C’est désormais officiel, le Québec affronte une sixième vague.

Dans les circonstances, il est permis de se poser deux questions importantes au sujet du port du masque dans les endroits publics, rare mesure encore existante dans l’espoir de freiner la contagion.

Premièrement : est-ce que c’était vraiment une si bonne idée d’annoncer que cette obligation prendrait fin à la mi-avril ?

Deuxièmement : lorsque le masque ne sera plus obligatoire, a-t-on pensé à des façons d’éviter que ceux qui le portent ne soient stigmatisés par les autres ?

L’heure n’est pas à la peur. On ne s’énerve tellement plus que les mesures sanitaires sont tombées une à une. Et que personne n’a l’intention de proposer de nouvelles restrictions.

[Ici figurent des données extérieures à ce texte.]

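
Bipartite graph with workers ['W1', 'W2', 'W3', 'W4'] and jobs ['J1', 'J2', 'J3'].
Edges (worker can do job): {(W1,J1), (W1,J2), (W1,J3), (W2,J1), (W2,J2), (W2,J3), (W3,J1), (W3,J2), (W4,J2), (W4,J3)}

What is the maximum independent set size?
Maximum independent set = 4

By König's theorem:
- Min vertex cover = Max matching = 3
- Max independent set = Total vertices - Min vertex cover
- Max independent set = 7 - 3 = 4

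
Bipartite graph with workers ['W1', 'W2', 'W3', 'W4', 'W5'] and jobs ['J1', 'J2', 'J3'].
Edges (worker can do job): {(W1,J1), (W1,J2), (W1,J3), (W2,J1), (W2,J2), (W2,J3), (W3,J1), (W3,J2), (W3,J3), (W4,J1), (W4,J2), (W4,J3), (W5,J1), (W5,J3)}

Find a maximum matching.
Matching: {(W3,J3), (W4,J2), (W5,J1)}

Maximum matching (size 3):
  W3 → J3
  W4 → J2
  W5 → J1

Each worker is assigned to at most one job, and each job to at most one worker.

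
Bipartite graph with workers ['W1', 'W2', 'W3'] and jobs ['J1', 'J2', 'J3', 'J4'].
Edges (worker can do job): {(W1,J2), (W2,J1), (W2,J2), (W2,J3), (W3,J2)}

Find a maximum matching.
Matching: {(W2,J3), (W3,J2)}

Maximum matching (size 2):
  W2 → J3
  W3 → J2

Each worker is assigned to at most one job, and each job to at most one worker.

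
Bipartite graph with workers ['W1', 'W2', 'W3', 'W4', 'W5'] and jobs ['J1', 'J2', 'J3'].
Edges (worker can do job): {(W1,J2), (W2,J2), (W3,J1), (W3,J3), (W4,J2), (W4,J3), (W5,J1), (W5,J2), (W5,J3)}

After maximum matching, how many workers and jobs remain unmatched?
Unmatched: 2 workers, 0 jobs

Maximum matching size: 3
Workers: 5 total, 3 matched, 2 unmatched
Jobs: 3 total, 3 matched, 0 unmatched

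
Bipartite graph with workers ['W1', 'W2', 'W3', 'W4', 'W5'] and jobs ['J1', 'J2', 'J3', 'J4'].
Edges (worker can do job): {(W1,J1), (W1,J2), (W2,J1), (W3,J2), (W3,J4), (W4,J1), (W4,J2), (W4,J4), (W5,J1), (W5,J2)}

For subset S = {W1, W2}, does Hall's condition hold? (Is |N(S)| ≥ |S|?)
Yes: |N(S)| = 2, |S| = 2

Subset S = {W1, W2}
Neighbors N(S) = {J1, J2}

|N(S)| = 2, |S| = 2
Hall's condition: |N(S)| ≥ |S| is satisfied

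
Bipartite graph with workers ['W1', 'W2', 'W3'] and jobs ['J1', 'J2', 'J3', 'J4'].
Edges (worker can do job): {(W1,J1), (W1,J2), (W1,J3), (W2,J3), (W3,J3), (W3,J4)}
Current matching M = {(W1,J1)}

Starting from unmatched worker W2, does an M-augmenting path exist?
Yes: W2 → J3

An M-augmenting path alternates non-matching / matching edges, starting and ending at unmatched vertices.
Path: W2 → J3
(J3 is unmatched in M, so the path is augmenting.)
Flipping edges along this path would increase |M| from 1 to 2.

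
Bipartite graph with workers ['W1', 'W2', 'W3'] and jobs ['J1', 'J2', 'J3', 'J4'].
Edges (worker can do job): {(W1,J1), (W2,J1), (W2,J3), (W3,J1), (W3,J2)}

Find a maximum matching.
Matching: {(W1,J1), (W2,J3), (W3,J2)}

Maximum matching (size 3):
  W1 → J1
  W2 → J3
  W3 → J2

Each worker is assigned to at most one job, and each job to at most one worker.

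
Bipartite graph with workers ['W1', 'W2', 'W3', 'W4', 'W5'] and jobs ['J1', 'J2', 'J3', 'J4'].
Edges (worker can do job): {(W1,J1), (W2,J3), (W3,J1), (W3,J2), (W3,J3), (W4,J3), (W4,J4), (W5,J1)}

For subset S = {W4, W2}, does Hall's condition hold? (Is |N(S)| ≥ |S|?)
Yes: |N(S)| = 2, |S| = 2

Subset S = {W4, W2}
Neighbors N(S) = {J3, J4}

|N(S)| = 2, |S| = 2
Hall's condition: |N(S)| ≥ |S| is satisfied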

« Il n’y a aucune raison pour le moment de changer la stratégie qu’on a », a déclaré jeudi le ministre de la Santé Christian Dubé.

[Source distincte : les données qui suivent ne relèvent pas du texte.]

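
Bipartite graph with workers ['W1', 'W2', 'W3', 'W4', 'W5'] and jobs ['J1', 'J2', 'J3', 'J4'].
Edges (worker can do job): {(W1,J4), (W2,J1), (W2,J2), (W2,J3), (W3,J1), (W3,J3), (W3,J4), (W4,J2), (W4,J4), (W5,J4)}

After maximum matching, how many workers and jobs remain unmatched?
Unmatched: 1 workers, 0 jobs

Maximum matching size: 4
Workers: 5 total, 4 matched, 1 unmatched
Jobs: 4 total, 4 matched, 0 unmatched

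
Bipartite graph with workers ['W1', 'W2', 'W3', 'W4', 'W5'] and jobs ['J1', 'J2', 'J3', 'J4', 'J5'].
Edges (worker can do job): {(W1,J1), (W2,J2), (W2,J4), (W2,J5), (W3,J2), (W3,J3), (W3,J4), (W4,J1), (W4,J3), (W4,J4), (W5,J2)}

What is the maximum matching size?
Maximum matching size = 5

Maximum matching: {(W1,J1), (W2,J5), (W3,J3), (W4,J4), (W5,J2)}
Size: 5

This assigns 5 workers to 5 distinct jobs.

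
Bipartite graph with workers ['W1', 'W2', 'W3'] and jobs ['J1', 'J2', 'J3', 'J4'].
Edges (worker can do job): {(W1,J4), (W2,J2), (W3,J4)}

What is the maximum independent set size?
Maximum independent set = 5

By König's theorem:
- Min vertex cover = Max matching = 2
- Max independent set = Total vertices - Min vertex cover
- Max independent set = 7 - 2 = 5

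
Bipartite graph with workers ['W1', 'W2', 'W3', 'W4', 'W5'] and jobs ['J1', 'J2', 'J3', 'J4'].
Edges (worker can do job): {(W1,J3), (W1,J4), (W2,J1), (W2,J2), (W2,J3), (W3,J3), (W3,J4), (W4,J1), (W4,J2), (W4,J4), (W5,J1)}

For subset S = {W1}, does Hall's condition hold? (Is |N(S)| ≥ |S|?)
Yes: |N(S)| = 2, |S| = 1

Subset S = {W1}
Neighbors N(S) = {J3, J4}

|N(S)| = 2, |S| = 1
Hall's condition: |N(S)| ≥ |S| is satisfied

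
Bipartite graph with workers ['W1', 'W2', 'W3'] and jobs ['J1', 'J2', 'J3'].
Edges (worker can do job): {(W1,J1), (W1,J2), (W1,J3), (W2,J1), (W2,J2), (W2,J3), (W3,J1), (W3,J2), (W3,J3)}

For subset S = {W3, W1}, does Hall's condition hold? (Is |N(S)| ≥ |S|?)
Yes: |N(S)| = 3, |S| = 2

Subset S = {W3, W1}
Neighbors N(S) = {J1, J2, J3}

|N(S)| = 3, |S| = 2
Hall's condition: |N(S)| ≥ |S| is satisfied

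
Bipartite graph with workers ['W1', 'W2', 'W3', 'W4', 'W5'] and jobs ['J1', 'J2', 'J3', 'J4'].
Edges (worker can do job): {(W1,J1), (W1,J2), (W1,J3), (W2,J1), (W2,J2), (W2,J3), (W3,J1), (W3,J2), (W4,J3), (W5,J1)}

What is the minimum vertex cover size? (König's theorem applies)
Minimum vertex cover size = 3

By König's theorem: in bipartite graphs,
min vertex cover = max matching = 3

Maximum matching has size 3, so minimum vertex cover also has size 3.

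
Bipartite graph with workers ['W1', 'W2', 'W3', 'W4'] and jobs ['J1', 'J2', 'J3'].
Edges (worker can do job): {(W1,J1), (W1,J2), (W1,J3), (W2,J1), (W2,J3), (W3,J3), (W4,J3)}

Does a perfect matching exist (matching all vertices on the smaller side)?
Yes, perfect matching exists (size 3)

Perfect matching: {(W1,J2), (W2,J1), (W4,J3)}
All 3 vertices on the smaller side are matched.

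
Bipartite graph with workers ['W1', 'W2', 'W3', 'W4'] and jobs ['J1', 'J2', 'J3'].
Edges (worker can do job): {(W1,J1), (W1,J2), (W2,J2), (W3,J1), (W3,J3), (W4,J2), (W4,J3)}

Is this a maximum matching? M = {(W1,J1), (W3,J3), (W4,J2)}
Yes, size 3 is maximum

Proposed matching has size 3.
Maximum matching size for this graph: 3.

This is a maximum matching.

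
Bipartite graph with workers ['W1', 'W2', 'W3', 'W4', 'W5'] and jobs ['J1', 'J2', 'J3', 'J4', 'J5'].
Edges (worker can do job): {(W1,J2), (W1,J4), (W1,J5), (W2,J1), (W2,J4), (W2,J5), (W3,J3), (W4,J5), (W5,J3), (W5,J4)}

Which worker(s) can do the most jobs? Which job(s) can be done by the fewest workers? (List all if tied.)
Most versatile: W1, W2 (3 jobs); Least covered: J1, J2 (1 workers)

Worker degrees (jobs they can do): W1:3, W2:3, W3:1, W4:1, W5:2
Job degrees (workers who can do it): J1:1, J2:1, J3:2, J4:3, J5:3

Maximum worker degree is 3, achieved by: W1, W2
Minimum job degree is 1, achieved by: J1, J2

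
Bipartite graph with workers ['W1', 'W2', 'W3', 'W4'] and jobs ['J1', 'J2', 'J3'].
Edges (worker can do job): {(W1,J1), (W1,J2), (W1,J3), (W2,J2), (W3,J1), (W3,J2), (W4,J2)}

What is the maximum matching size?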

Ce n’est pas une hérésie. Il y a véritablement eu un changement de paradigme, rendu possible notamment par les succès de la vaccination.

Mais avait-on vraiment besoin à Québec d’annoncer, il y a près d’un mois, que le port du masque obligatoire prendrait fin « au plus tard à la mi-avril » dans tous les lieux publics ?

Et le docteur Boileau a-t-il eu raison, à l’époque, de se dire à l’aise avec ce changement annoncé ?

On ne sait pas de quoi aura l’air la situation épidémiologique dans deux semaines. Peut-être que le masque sera alors jugé superflu. Mais peut-être pas non plus.

Récemment, le docteur Boileau s’est montré plus prudent. « Les circonstances actuelles nous invitent à encourager les gens à maintenir le port du masque jusqu’au 15 avril », a-t-il dit.

Et au moins un directeur régional de santé publique, celui de la Gaspésie–Îles-de-la-Madeleine, juge « vraisemblable » que la date butoir soit reportée.

Des indices qui laissent croire qu’on a été un peu vite en affaires à Québec sur la question du masque. Comme on l’avait fait en décembre dernier en annonçant qu’il y aurait des rassemblements familiaux de 20 personnes dans les résidences pendant les fêtes (et ce n’était pas la première fois qu’on nous faisait jouer au yoyo).

On ne remet pas en question la teneur de l’éventuelle décision sur le masque du docteur Boileau. Le problème, c’est plutôt qu’il a cherché à nous offrir des certitudes prématurément.

Par contre, s’il y a une chose qu’on peut prédire sans crainte de se tromper, c’est que des millions de Québécois vont laisser tomber le masque lorsque ce ne sera plus obligatoire.

Un récent sondage Angus Reid a d’ailleurs révélé que, de toutes les provinces canadiennes, le Québec était celle où la part des citoyens qui porteront le masque à l’intérieur si l’obligation est levée (38 %) était la plus faible.

En revanche, ceux qui souhaitent le conserver ne devraient pas pour autant être montrés du doigt.

Il y va de la responsabilité chacun, c’est vrai. Mais on aurait aussi tout avantage, à Québec, à élaborer dès maintenant des stratégies en la matière.

Jusqu’ici, l’initiative la plus efficace en ce sens est venue d’une poignée de travailleurs de la santé et de scientifiques, regroupés par l’étudiant en médecine Mathieu Nadeau-Vallée. Ils ont produit une courte vidéo pour soutenir les Québécois qui vont garder le masque pour protéger les plus vulnérables et le système de santé.

Regardez la vidéo

« Je vais continuer de porte le masque en public pour protéger les plus fragiles, dont mon conjoint immunosupprimé et ma fille souffrant d’épilepsie », déclare par exemple une infirmière aux soins intensifs, Marie-Ève Ménard.

Le premier ministre François Legault est visiblement conscient du défi à relever puisqu’il a déjà fait savoir publiquement qu’il continuerait à porter le masque « un certain temps ».

Mais pour que le port du masque devienne véritablement un choix personnel, les normes sociales devront changer. Et sans d’importants efforts de sensibilisation de la part de Québec, on voit mal comment on pourrait y parvenir.